Selon TechFlow, le 12 juillet, Adam Back, co-fondateur de Blockstream, s'est exprimé sur la controverse au sein de la communauté Bitcoin autour du BIP 110, déclarant que bien qu'il comprenne la demande des partisans visant à freiner les transactions indésirables et à protéger le réseau, cette proposition est fondamentalement encline à l'intervention et à la surveillance des comportements de transaction, ce qui pourrait éroder la décentralisation, la sécurité et la neutralité de Bitcoin, allant à l'encontre de l'esprit fondamental de Bitcoin.

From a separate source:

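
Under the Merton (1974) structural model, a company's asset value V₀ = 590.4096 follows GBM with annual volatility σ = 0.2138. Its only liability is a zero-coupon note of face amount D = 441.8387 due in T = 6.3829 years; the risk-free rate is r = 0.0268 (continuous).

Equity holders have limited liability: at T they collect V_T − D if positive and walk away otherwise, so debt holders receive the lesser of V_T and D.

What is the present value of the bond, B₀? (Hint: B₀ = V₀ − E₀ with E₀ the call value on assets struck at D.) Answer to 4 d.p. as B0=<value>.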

Michael Saylor, fondateur de Strategy, a relayé ce point de vue en déclarant que le BIP 110 élève la controverse sur les transactions indésirables au niveau d'un changement de couche de consensus, ce qui pourrait invalider certaines transactions actuellement valides et ayant déjà payé des frais, un précédent qui est en soi plus risqué que le problème des transactions indésirables, et que le marché devrait se concentrer davantage sur des menaces systémiques plus critiques.
Selon des informations précédentes, David Bailey, président de Nakamoto, une société de trésorerie Bitcoin, et président de Bitcoin Magazine, a déclaré dans un post que l'échec de la controverse de longue date dite « BIP-110 », constitue dans les faits une « nouvelle extrêmement positive » pour Bitcoin, estimant que cela vérifie davantage la capacité du réseau à résister aux attaques et aux scissions.